How do producers play?
To validate the gameplay decision data, the Vermont researchers recruited 50 swine industry professionals to play the game at the 2018 World Pork Expo in Iowa. Their gameplay was compared to the 50 participants sourced through the Amazon Mechanical Turk crowdsourcing internet marketplace.
According to Bucini and her research colleagues, the producer strategies were very similar to the general population playing. The researchers found a high linear correlation between the ranked player distributions when full visibility of the infection was presented. Although this may not account for all gameplay mechanics and intuition from industry professionals, Bucini says this shows these risk-mitigation decision strategies are realistic for modeling behavior.
“There is high variability in the behavior and strategies in responding to risk. If we want to nudge people towards more safe, risk-averse behaviors and higher biosecurity in the system, we really need to tailor our messages, accounting for the risk attitudes that we see in the population,” Bucini says. “Not all the messages will be received in the same way, so it is important to tailor message to account for the risk attitudes of people.”
Taking data to Level 3
For their next gaming simulation, the Vermont team created a digital swine production system that included a network of movements of hogs and feed, and then they overlaid that production system with an epidemiological model.
For this particular simulation, the researchers chose the porcine epidemic diarrhea virus, as it is known to move through hog and feed networks. They then added a social element to the simulation, assigning a culture or risk attitude to each farm that would be reflected in the biosecurity practices at that farm.
The approach is called agent-based modeling, and the agents in this case are the producers, the slaughter plants, the feed mills and the veterinarians. Producers were given different colors to indicate the kind of hog operation they have, and networks were created among farms, veterinarians, feed mills and slaughterhouses. Then they simulate how PEDV can spread via these networks.
The researchers recognize that the data aren’t perfect, but they do have the mechanics — and it allows them to test “what-if” scenarios.
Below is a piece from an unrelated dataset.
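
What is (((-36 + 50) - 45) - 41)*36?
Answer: -2592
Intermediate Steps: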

“What if, in our population of agents, we can shift some of our risk-takers to become more risk-averse? What ultimately happens to the disease spread? What if I am able to control a specific agent to make biosecurity really high; how does the disease spread then?” Bucini asks.
Acting on risk
Bucini says it comes down to identifying the biggest risk-takers.
“If we simulate a producer population dominated by individuals that try to avoid or reduce risk, then biosecurity stays high and can change the course of infection, making disease incidence decrease faster and limiting the number of outbreaks,” Bucini says. “On the other hand, if the population perceives risk to be low, are not consistent with their application of biosecurity practices or simply don’t mind accepting fairly risky situations, then outbreaks are longer and larger, increasing the number of hogs lost.”
Risk communication scholars such as Tim and Deanna Sellnow from the University of Central Florida explain that helping producers internalize the risk they face is essential. “Overall, internalization of the risk and its consequences for both the producers and the larger industry, followed by actionable and clear directions, has the potential to create a more robust and healthy production system,” Bucini says.